На кухне было совсем светло. И тепло-тепло, несмотря на то, что дверь из кухни выходила прямо на крыльцо. Как раз в тот момент, когда Веденеев, щуря глаза и потягиваясь, направился было к умывальнику — огромному сооружению из серого чугуна вместимостью едва ли не в ведро, — дверь отворилась и тотчас исчезла в белых морозных клубах, а из них, весь пропахший острым холодом, появился хозяин дома, огромного роста мужик с детскими васильковыми глазами. В просторной кухне сразу стало тесно, запахло оттаивающей овчиной, смолой, деревом и еще чем-то мужественным, чем всегда пахнут почему-то шоферы. Хозяйка, Аннушка, некрасивая женщина лет тридцати, мгновенно покраснев лицом и шеей, бросилась к печи и там заспешила, загремела, заторопилась…

Шофер, Спиридонов Николай, работавший обычно на дорожном строительстве, а теперь попавший под начало Мишакова, шумно плескался под умывальником и, разбрызгивая воду, рассказывал басом, как быстро он обернулся этим утром и какие отличные бревна ему удалось достать у какого-то неизвестного Веденееву Прохорова, который, как, оказалось, был отменным прохвостом и жуликом… Аннушка, все еще пылавшая сплошным румянцем, что, кстати, могло быть и от печи, согласно кивала головой в такт мужниным словам — и когда тот говорил о бревнах, и когда ругал жулика Прохорова. И потом, когда шофер, присев уже за стол, не в первый, надо полагать, раз стал говорить о том доме, который они построят себе этим летом, — и тогда, заметил Веденеев, она все кивала и коротко поддакивала, не поднимая глаз и словно бы целиком занятая своей работой. Но потом, когда шофер перестал рассказывать и принялся, прихлебывая, есть суп из дымящейся глубокой тарелки и толстые ломти хлеба громоздились перед ним на столе, словно обломки горных пород, в один из моментов Аннушка подняла глаза. И тут Веденеев перехватил ее взгляд, полный такой заботы и такой любви, что ему стало вдруг не по себе, и он отвернулся. И даже неприятно стало ему, что было уже и вовсе непонятно и нелепо. Не то чтобы он, неведомо почему, ревновал — что было бы до крайности и смешно и глупо, — и даже не то чтобы он позавидовал им в чем-нибудь — нет. Только ему пришла вдруг в голову мысль, что вот он, Веденеев, не может, положа руку на сердце, сказать, что хоть однажды видел такой вот взгляд, обращенный к нему самому. Более того, он не мог бы даже сказать, уверен ли он, что когда-нибудь перехватит такой взгляд… и сознавать это было Веденееву почему-то неприятно и более того — обидно.

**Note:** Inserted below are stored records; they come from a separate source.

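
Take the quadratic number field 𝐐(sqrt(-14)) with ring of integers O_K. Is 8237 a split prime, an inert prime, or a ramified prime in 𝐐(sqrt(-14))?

d = -14 ≡ 2 (mod 4), so O_K = ℤ[√-14] and disc(K) = 4d = -56.
8237 ∤ -56, so 8237 is unramified.
Euler's criterion: (-14)^4118 mod 8237 = 1. Thus (-14|8237) = 1.
d is a quadratic residue mod p, hence 8237 splits in O_K.

split — (8237) = 𝔭₁𝔭₂ with 𝔭₁ ≠ 𝔭₂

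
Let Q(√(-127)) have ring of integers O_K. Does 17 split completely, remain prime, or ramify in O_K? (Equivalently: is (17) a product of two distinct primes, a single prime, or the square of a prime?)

Since -127 ≡ 1 mod 4, the ring of integers is ℤ[(1+√-127)/2] with discriminant -127.
disc(K) = -127 is not divisible by 17; 17 is unramified.
Compute (-127/17) via Euler: 9^((17-1)/2) mod 17 = 1, so (-127/17) = 1.
(-127/17) = 1, so 17 splits.

17 splits in O_K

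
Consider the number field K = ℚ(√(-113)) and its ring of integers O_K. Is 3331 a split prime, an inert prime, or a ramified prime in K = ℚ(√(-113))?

-113 mod 4 = 3, hence disc K = 4·(-113) = -452 and O_K = ℤ[√-113].
disc(K) = -452 is not divisible by 3331; 3331 is unramified.
Legendre symbol by Euler's criterion: (-113/3331) ≡ (-113)^1665 ≡ 1 (mod 3331), i.e. (-113/3331) = 1.
Legendre symbol 1 ⇒ 3331 is split.

split — (3331) = 𝔭₁𝔭₂ with 𝔭₁ ≠ 𝔭₂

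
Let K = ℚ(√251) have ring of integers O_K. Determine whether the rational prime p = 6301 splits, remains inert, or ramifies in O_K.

Since 251 ≢ 1 mod 4, the ring of integers is ℤ[√251] with discriminant 4·251 = 1004.
disc(K) = 1004 is not divisible by 6301; 6301 is unramified.
(251/6301) = 251^3150 mod 6301 = 6300, giving Legendre symbol -1.
Legendre symbol -1 ⇒ 6301 is inert.

6301 remains inert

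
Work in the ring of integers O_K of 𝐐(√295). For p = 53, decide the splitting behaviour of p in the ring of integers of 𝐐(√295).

53 remains inert

295 mod 4 = 3, hence disc K = 4·295 = 1180 and O_K = ℤ[√295].
53 ∤ 1180, so 53 is unramified.
Legendre symbol by Euler's criterion: (295/53) ≡ 295^26 ≡ 52 (mod 53), i.e. (295/53) = -1.
(295/53) = -1, so 53 is inert.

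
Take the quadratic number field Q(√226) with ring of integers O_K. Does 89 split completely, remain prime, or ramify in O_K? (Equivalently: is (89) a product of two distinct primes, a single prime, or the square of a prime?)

89 remains inert

Since 226 ≢ 1 mod 4, the ring of integers is ℤ[√226] with discriminant 4·226 = 904.
disc(K) = 904 is not divisible by 89; 89 is unramified.
(226/89) = 48^44 mod 89 = 88, giving Legendre symbol -1.
(226/89) = -1, so 89 is inert.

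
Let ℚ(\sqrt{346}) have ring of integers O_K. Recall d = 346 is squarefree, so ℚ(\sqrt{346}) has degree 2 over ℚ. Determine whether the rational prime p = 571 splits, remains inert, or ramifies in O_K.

p is inert

Since 346 ≢ 1 mod 4, the ring of integers is ℤ[√346] with discriminant 4·346 = 1384.
disc(K) = 1384 is not divisible by 571; 571 is unramified.
Euler's criterion: 346^285 mod 571 = 570. Thus (346|571) = -1.
(346/571) = -1, so 571 is inert.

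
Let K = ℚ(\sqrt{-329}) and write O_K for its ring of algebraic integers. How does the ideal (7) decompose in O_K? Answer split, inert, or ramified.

7 is ramified

d = -329 ≡ 3 (mod 4), so O_K = ℤ[√-329] and disc(K) = 4d = -1316.
disc(K) = -1316 = 7·(-188), so p = 7 is ramified.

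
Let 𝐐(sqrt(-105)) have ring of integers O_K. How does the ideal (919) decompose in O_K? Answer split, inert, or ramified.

inert

-105 mod 4 = 3, hence disc K = 4·(-105) = -420 and O_K = ℤ[√-105].
919 ∤ -420, so 919 is unramified.
Compute (-105/919) via Euler: 814^((919-1)/2) mod 919 = 918, so (-105/919) = -1.
Legendre symbol -1 ⇒ 919 is inert.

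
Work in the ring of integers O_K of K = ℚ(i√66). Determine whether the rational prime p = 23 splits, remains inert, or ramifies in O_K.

splits completely

-66 mod 4 = 2, hence disc K = 4·(-66) = -264 and O_K = ℤ[√-66].
Since gcd(23, -264) = 1 the prime 23 does not ramify.
Euler's criterion: (-66)^11 mod 23 = 1. Thus (-66|23) = 1.
Legendre symbol 1 ⇒ 23 is split.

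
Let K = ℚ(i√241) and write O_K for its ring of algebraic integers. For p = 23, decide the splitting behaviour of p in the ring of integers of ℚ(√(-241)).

d = -241 ≡ 3 (mod 4), so O_K = ℤ[√-241] and disc(K) = 4d = -964.
23 ∤ -964, so 23 is unramified.
Compute (-241/23) via Euler: 12^((23-1)/2) mod 23 = 1, so (-241/23) = 1.
d is a quadratic residue mod p, hence 23 splits in O_K.

23 splits in O_K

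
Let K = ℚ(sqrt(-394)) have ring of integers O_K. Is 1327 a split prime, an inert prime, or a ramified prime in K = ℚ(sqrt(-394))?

split — (1327) = 𝔭₁𝔭₂ with 𝔭₁ ≠ 𝔭₂

-394 mod 4 = 2, hence disc K = 4·(-394) = -1576 and O_K = ℤ[√-394].
1327 ∤ -1576, so 1327 is unramified.
(-394/1327) = 933^663 mod 1327 = 1, giving Legendre symbol 1.
Legendre symbol 1 ⇒ 1327 is split.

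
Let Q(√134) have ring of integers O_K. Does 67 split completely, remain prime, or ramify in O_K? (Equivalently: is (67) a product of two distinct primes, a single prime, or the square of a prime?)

p ramifies

134 mod 4 = 2, hence disc K = 4·134 = 536 and O_K = ℤ[√134].
disc(K) = 536 = 67·8, so p = 67 is ramified.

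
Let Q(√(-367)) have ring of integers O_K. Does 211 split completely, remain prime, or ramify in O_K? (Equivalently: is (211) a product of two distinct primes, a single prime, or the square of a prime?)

-367 mod 4 = 1, hence disc K = -367 and O_K = ℤ[(1+√-367)/2].
Since gcd(211, -367) = 1 the prime 211 does not ramify.
Legendre symbol by Euler's criterion: (-367/211) ≡ (-367)^105 ≡ 1 (mod 211), i.e. (-367/211) = 1.
d is a quadratic residue mod p, hence 211 splits in O_K.

split — (211) = 𝔭₁𝔭₂ with 𝔭₁ ≠ 𝔭₂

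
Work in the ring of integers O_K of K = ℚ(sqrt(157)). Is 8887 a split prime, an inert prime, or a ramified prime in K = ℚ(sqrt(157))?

Since 157 ≡ 1 mod 4, the ring of integers is ℤ[(1+√157)/2] with discriminant 157.
8887 ∤ 157, so 8887 is unramified.
Compute (157/8887) via Euler: 157^((8887-1)/2) mod 8887 = 8886, so (157/8887) = -1.
Legendre symbol -1 ⇒ 8887 is inert.

inert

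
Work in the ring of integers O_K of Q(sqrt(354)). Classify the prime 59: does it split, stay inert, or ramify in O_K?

Since 354 ≢ 1 mod 4, the ring of integers is ℤ[√354] with discriminant 4·354 = 1416.
59 divides disc(K) = 1416, so 59 ramifies.

ramified — (59) = 𝔭²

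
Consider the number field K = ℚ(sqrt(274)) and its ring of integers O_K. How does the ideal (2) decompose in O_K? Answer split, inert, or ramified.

274 mod 4 = 2, hence disc K = 4·274 = 1096 and O_K = ℤ[√274].
2 divides disc(K) = 1096, so 2 ramifies.

ramified — (2) = 𝔭²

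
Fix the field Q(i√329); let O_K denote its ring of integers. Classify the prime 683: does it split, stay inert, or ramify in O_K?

Since -329 ≢ 1 mod 4, the ring of integers is ℤ[√-329] with discriminant 4·(-329) = -1316.
disc(K) = -1316 is not divisible by 683; 683 is unramified.
(-329/683) = 354^341 mod 683 = 682, giving Legendre symbol -1.
d is a non-residue mod p, hence 683 remains inert in O_K.

remains prime (inert)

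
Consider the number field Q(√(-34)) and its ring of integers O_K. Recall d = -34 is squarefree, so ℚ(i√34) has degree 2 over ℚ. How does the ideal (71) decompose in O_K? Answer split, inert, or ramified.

p splits

-34 mod 4 = 2, hence disc K = 4·(-34) = -136 and O_K = ℤ[√-34].
Since gcd(71, -136) = 1 the prime 71 does not ramify.
Compute (-34/71) via Euler: 37^((71-1)/2) mod 71 = 1, so (-34/71) = 1.
(-34/71) = 1, so 71 splits.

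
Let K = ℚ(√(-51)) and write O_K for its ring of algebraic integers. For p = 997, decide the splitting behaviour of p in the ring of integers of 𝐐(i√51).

remains prime (inert)

d = -51 ≡ 1 (mod 4), so O_K = ℤ[(1+√-51)/2] and disc(K) = d = -51.
997 ∤ -51, so 997 is unramified.
Euler's criterion: (-51)^498 mod 997 = 996. Thus (-51|997) = -1.
d is a non-residue mod p, hence 997 remains inert in O_K.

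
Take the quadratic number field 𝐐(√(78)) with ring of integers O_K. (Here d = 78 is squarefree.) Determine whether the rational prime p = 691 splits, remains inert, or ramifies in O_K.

691 remains inert

Since 78 ≢ 1 mod 4, the ring of integers is ℤ[√78] with discriminant 4·78 = 312.
Since gcd(691, 312) = 1 the prime 691 does not ramify.
Legendre symbol by Euler's criterion: (78/691) ≡ 78^345 ≡ 690 (mod 691), i.e. (78/691) = -1.
d is a non-residue mod p, hence 691 remains inert in O_K.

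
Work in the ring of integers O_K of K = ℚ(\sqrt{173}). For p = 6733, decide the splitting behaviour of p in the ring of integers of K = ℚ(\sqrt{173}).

split — (6733) = 𝔭₁𝔭₂ with 𝔭₁ ≠ 𝔭₂

d = 173 ≡ 1 (mod 4), so O_K = ℤ[(1+√173)/2] and disc(K) = d = 173.
Since gcd(6733, 173) = 1 the prime 6733 does not ramify.
Legendre symbol by Euler's criterion: (173/6733) ≡ 173^3366 ≡ 1 (mod 6733), i.e. (173/6733) = 1.
d is a quadratic residue mod p, hence 6733 splits in O_K.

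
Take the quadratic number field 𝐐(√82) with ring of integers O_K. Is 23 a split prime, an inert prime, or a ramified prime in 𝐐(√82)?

23 splits in O_K

Since 82 ≢ 1 mod 4, the ring of integers is ℤ[√82] with discriminant 4·82 = 328.
Since gcd(23, 328) = 1 the prime 23 does not ramify.
Compute (82/23) via Euler: 13^((23-1)/2) mod 23 = 1, so (82/23) = 1.
Legendre symbol 1 ⇒ 23 is split.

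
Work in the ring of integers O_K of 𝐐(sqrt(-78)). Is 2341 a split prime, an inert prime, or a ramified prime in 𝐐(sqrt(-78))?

-78 mod 4 = 2, hence disc K = 4·(-78) = -312 and O_K = ℤ[√-78].
2341 ∤ -312, so 2341 is unramified.
Euler's criterion: (-78)^1170 mod 2341 = 2340. Thus (-78|2341) = -1.
(-78/2341) = -1, so 2341 is inert.

p is inert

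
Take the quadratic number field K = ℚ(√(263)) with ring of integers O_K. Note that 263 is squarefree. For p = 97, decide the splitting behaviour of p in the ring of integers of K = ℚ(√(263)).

d = 263 ≡ 3 (mod 4), so O_K = ℤ[√263] and disc(K) = 4d = 1052.
disc(K) = 1052 is not divisible by 97; 97 is unramified.
Compute (263/97) via Euler: 69^((97-1)/2) mod 97 = 96, so (263/97) = -1.
(263/97) = -1, so 97 is inert.

97 remains inert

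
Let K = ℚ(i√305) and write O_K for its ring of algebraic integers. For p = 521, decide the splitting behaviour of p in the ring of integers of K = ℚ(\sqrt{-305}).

p is inert

Since -305 ≢ 1 mod 4, the ring of integers is ℤ[√-305] with discriminant 4·(-305) = -1220.
521 ∤ -1220, so 521 is unramified.
Legendre symbol by Euler's criterion: (-305/521) ≡ (-305)^260 ≡ 520 (mod 521), i.e. (-305/521) = -1.
(-305/521) = -1, so 521 is inert.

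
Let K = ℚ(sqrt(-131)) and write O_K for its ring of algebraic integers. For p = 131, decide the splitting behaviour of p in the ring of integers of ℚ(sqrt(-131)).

ramifies in O_K

-131 mod 4 = 1, hence disc K = -131 and O_K = ℤ[(1+√-131)/2].
131 divides disc(K) = -131, so 131 ramifies.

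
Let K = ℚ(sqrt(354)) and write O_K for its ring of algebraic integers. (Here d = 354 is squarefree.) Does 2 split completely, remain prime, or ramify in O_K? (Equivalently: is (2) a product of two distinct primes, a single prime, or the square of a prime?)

354 mod 4 = 2, hence disc K = 4·354 = 1416 and O_K = ℤ[√354].
2 divides disc(K) = 1416, so 2 ramifies.

ramified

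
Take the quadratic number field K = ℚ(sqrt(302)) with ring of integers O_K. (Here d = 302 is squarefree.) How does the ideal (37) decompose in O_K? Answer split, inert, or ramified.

p is inert

302 mod 4 = 2, hence disc K = 4·302 = 1208 and O_K = ℤ[√302].
37 ∤ 1208, so 37 is unramified.
Legendre symbol by Euler's criterion: (302/37) ≡ 302^18 ≡ 36 (mod 37), i.e. (302/37) = -1.
d is a non-residue mod p, hence 37 remains inert in O_K.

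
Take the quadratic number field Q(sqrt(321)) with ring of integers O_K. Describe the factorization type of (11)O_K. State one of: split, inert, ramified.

p is inert

321 mod 4 = 1, hence disc K = 321 and O_K = ℤ[(1+√321)/2].
11 ∤ 321, so 11 is unramified.
Legendre symbol by Euler's criterion: (321/11) ≡ 321^5 ≡ 10 (mod 11), i.e. (321/11) = -1.
Legendre symbol -1 ⇒ 11 is inert.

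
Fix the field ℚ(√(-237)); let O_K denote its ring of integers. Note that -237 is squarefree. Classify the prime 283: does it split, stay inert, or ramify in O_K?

p is inert

-237 mod 4 = 3, hence disc K = 4·(-237) = -948 and O_K = ℤ[√-237].
283 ∤ -948, so 283 is unramified.
Legendre symbol by Euler's criterion: (-237/283) ≡ (-237)^141 ≡ 282 (mod 283), i.e. (-237/283) = -1.
(-237/283) = -1, so 283 is inert.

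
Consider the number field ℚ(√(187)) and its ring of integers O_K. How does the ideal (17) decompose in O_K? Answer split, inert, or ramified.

p ramifies

187 mod 4 = 3, hence disc K = 4·187 = 748 and O_K = ℤ[√187].
disc(K) = 748 = 17·44, so p = 17 is ramified.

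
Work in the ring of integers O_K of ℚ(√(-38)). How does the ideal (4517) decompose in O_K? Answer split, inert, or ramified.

split — (4517) = 𝔭₁𝔭₂ with 𝔭₁ ≠ 𝔭₂

Since -38 ≢ 1 mod 4, the ring of integers is ℤ[√-38] with discriminant 4·(-38) = -152.
4517 ∤ -152, so 4517 is unramified.
Compute (-38/4517) via Euler: 4479^((4517-1)/2) mod 4517 = 1, so (-38/4517) = 1.
(-38/4517) = 1, so 4517 splits.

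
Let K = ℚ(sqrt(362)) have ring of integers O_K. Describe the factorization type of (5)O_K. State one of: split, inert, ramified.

362 mod 4 = 2, hence disc K = 4·362 = 1448 and O_K = ℤ[√362].
5 ∤ 1448, so 5 is unramified.
Euler's criterion: 362^2 mod 5 = 4. Thus (362|5) = -1.
d is a non-residue mod p, hence 5 remains inert in O_K.

inert — (5) stays prime in O_K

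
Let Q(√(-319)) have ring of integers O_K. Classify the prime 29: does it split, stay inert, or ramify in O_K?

p ramifies

-319 mod 4 = 1, hence disc K = -319 and O_K = ℤ[(1+√-319)/2].
Ramification test: 29 | -319. The prime 29 ramifies in K.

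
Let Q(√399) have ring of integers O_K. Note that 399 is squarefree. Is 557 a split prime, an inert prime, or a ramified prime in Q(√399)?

399 mod 4 = 3, hence disc K = 4·399 = 1596 and O_K = ℤ[√399].
557 ∤ 1596, so 557 is unramified.
Euler's criterion: 399^278 mod 557 = 556. Thus (399|557) = -1.
(399/557) = -1, so 557 is inert.

p is inert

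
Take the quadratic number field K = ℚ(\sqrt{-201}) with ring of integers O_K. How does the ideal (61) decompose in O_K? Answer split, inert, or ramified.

Since -201 ≢ 1 mod 4, the ring of integers is ℤ[√-201] with discriminant 4·(-201) = -804.
disc(K) = -804 is not divisible by 61; 61 is unramified.
Compute (-201/61) via Euler: 43^((61-1)/2) mod 61 = 60, so (-201/61) = -1.
(-201/61) = -1, so 61 is inert.

inert — (61) stays prime in O_K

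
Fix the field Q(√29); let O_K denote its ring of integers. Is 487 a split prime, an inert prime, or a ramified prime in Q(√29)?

split

Since 29 ≡ 1 mod 4, the ring of integers is ℤ[(1+√29)/2] with discriminant 29.
disc(K) = 29 is not divisible by 487; 487 is unramified.
Legendre symbol by Euler's criterion: (29/487) ≡ 29^243 ≡ 1 (mod 487), i.e. (29/487) = 1.
(29/487) = 1, so 487 splits.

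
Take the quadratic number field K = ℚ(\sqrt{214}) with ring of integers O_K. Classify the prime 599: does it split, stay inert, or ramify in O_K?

Since 214 ≢ 1 mod 4, the ring of integers is ℤ[√214] with discriminant 4·214 = 856.
599 ∤ 856, so 599 is unramified.
Compute (214/599) via Euler: 214^((599-1)/2) mod 599 = 598, so (214/599) = -1.
(214/599) = -1, so 599 is inert.

599 remains inert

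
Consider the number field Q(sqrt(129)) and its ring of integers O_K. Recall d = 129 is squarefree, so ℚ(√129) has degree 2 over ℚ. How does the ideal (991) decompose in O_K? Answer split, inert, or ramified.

d = 129 ≡ 1 (mod 4), so O_K = ℤ[(1+√129)/2] and disc(K) = d = 129.
disc(K) = 129 is not divisible by 991; 991 is unramified.
(129/991) = 129^495 mod 991 = 990, giving Legendre symbol -1.
d is a non-residue mod p, hence 991 remains inert in O_K.

inert — (991) stays prime in O_K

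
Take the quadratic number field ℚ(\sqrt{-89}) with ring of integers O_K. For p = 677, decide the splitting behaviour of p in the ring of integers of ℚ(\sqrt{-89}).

677 remains inert

Since -89 ≢ 1 mod 4, the ring of integers is ℤ[√-89] with discriminant 4·(-89) = -356.
Since gcd(677, -356) = 1 the prime 677 does not ramify.
Compute (-89/677) via Euler: 588^((677-1)/2) mod 677 = 676, so (-89/677) = -1.
d is a non-residue mod p, hence 677 remains inert in O_K.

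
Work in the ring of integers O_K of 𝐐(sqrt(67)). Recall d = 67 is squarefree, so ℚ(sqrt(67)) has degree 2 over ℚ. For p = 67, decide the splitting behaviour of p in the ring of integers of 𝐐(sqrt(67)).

d = 67 ≡ 3 (mod 4), so O_K = ℤ[√67] and disc(K) = 4d = 268.
Ramification test: 67 | 268. The prime 67 ramifies in K.

ramifies in O_K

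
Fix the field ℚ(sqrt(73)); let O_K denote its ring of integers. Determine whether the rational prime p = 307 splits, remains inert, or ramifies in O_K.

p is inert

d = 73 ≡ 1 (mod 4), so O_K = ℤ[(1+√73)/2] and disc(K) = d = 73.
disc(K) = 73 is not divisible by 307; 307 is unramified.
Compute (73/307) via Euler: 73^((307-1)/2) mod 307 = 306, so (73/307) = -1.
Legendre symbol -1 ⇒ 307 is inert.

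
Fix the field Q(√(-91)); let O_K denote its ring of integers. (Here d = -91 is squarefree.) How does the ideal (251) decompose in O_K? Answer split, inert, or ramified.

remains prime (inert)

d = -91 ≡ 1 (mod 4), so O_K = ℤ[(1+√-91)/2] and disc(K) = d = -91.
251 ∤ -91, so 251 is unramified.
Compute (-91/251) via Euler: 160^((251-1)/2) mod 251 = 250, so (-91/251) = -1.
d is a non-residue mod p, hence 251 remains inert in O_K.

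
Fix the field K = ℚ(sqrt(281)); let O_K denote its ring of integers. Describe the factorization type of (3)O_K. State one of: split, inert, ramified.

3 remains inert

d = 281 ≡ 1 (mod 4), so O_K = ℤ[(1+√281)/2] and disc(K) = d = 281.
3 ∤ 281, so 3 is unramified.
Compute (281/3) via Euler: 2^((3-1)/2) mod 3 = 2, so (281/3) = -1.
Legendre symbol -1 ⇒ 3 is inert.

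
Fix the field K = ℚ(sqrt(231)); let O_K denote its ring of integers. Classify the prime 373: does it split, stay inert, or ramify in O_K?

inert

d = 231 ≡ 3 (mod 4), so O_K = ℤ[√231] and disc(K) = 4d = 924.
disc(K) = 924 is not divisible by 373; 373 is unramified.
(231/373) = 231^186 mod 373 = 372, giving Legendre symbol -1.
(231/373) = -1, so 373 is inert.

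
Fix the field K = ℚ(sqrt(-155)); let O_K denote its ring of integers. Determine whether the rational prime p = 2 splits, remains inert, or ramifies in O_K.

-155 mod 4 = 1, hence disc K = -155 and O_K = ℤ[(1+√-155)/2].
Since gcd(2, -155) = 1 the prime 2 does not ramify.
Checking d mod 8: -155 ≡ 5. Hence 2 is inert in O_K.

remains prime (inert)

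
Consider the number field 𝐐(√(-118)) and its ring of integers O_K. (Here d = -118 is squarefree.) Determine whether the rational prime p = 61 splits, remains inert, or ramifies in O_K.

Since -118 ≢ 1 mod 4, the ring of integers is ℤ[√-118] with discriminant 4·(-118) = -472.
Since gcd(61, -472) = 1 the prime 61 does not ramify.
Legendre symbol by Euler's criterion: (-118/61) ≡ (-118)^30 ≡ 1 (mod 61), i.e. (-118/61) = 1.
Legendre symbol 1 ⇒ 61 is split.

split — (61) = 𝔭₁𝔭₂ with 𝔭₁ ≠ 𝔭₂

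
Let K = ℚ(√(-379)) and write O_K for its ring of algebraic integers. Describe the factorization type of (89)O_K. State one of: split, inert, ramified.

89 remains inert

Since -379 ≡ 1 mod 4, the ring of integers is ℤ[(1+√-379)/2] with discriminant -379.
disc(K) = -379 is not divisible by 89; 89 is unramified.
Legendre symbol by Euler's criterion: (-379/89) ≡ (-379)^44 ≡ 88 (mod 89), i.e. (-379/89) = -1.
(-379/89) = -1, so 89 is inert.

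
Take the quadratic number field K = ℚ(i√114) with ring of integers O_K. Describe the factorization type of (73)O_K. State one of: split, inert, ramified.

73 splits in O_K

d = -114 ≡ 2 (mod 4), so O_K = ℤ[√-114] and disc(K) = 4d = -456.
Since gcd(73, -456) = 1 the prime 73 does not ramify.
Compute (-114/73) via Euler: 32^((73-1)/2) mod 73 = 1, so (-114/73) = 1.
Legendre symbol 1 ⇒ 73 is split.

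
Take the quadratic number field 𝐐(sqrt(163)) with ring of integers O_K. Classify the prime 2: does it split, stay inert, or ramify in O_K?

ramified

d = 163 ≡ 3 (mod 4), so O_K = ℤ[√163] and disc(K) = 4d = 652.
2 divides disc(K) = 652, so 2 ramifies.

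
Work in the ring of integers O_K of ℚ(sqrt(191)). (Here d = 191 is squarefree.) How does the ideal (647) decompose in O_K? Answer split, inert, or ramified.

p splits

Since 191 ≢ 1 mod 4, the ring of integers is ℤ[√191] with discriminant 4·191 = 764.
Since gcd(647, 764) = 1 the prime 647 does not ramify.
Euler's criterion: 191^323 mod 647 = 1. Thus (191|647) = 1.
(191/647) = 1, so 647 splits.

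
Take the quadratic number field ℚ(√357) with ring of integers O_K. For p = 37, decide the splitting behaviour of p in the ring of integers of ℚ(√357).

inert — (37) stays prime in O_K

d = 357 ≡ 1 (mod 4), so O_K = ℤ[(1+√357)/2] and disc(K) = d = 357.
disc(K) = 357 is not divisible by 37; 37 is unramified.
(357/37) = 24^18 mod 37 = 36, giving Legendre symbol -1.
(357/37) = -1, so 37 is inert.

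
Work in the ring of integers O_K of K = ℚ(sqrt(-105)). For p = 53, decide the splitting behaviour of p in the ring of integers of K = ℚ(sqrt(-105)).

d = -105 ≡ 3 (mod 4), so O_K = ℤ[√-105] and disc(K) = 4d = -420.
disc(K) = -420 is not divisible by 53; 53 is unramified.
(-105/53) = 1^26 mod 53 = 1, giving Legendre symbol 1.
Legendre symbol 1 ⇒ 53 is split.

split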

— Да вы садитесь, садитесь, — говорила меж тем Веденееву хозяйка, и тарелка, полная жареной картошки, перемешанной с тушенкой, уже стояла на столе. И другая тарелка с квашеной, своего посола, капустой, и третья — с маленькими, в мизинец, огурцами, и все это выглядело до того аппетитно, что Веденеев почувствовал волчий голод. И только он двинулся было к столу, как у самого окошка, на походной доске заметил лист миллиметровки, которого — он хорошо помнил это — не было вчера, когда они отправлялись спать. Он отогнул верхний чистый лист и увидел там именно то, что и предполагал с самого первого мгновения и что он хотел видеть там меньше всего. То был продольный профиль участка дороги, который они с Мишаковым протрассировали и пронивелировали только вчера.

Хорошее настроение Веденеева дрогнуло и поползло вниз. «Зачем ему нужно было это делать?» — со злостью подумал он о Мишакове, сразу забыв о своем недавнем решении не ссориться с ним до конца этих изысканий. Вычерчивание продольных профилей было прямой обязанностью Веденеева, и он умел делать это и верно, и быстро, и красиво, и Мишаков знал это. Зачем же… Для того чтобы вычертить этот профиль, Мишакову нужно было просидеть далеко за полночь. И тот факт, что так именно Мишаков и поступил, выглядел для Веденеева неким упреком, тем более обидным, что был он необоснован и незаслужен.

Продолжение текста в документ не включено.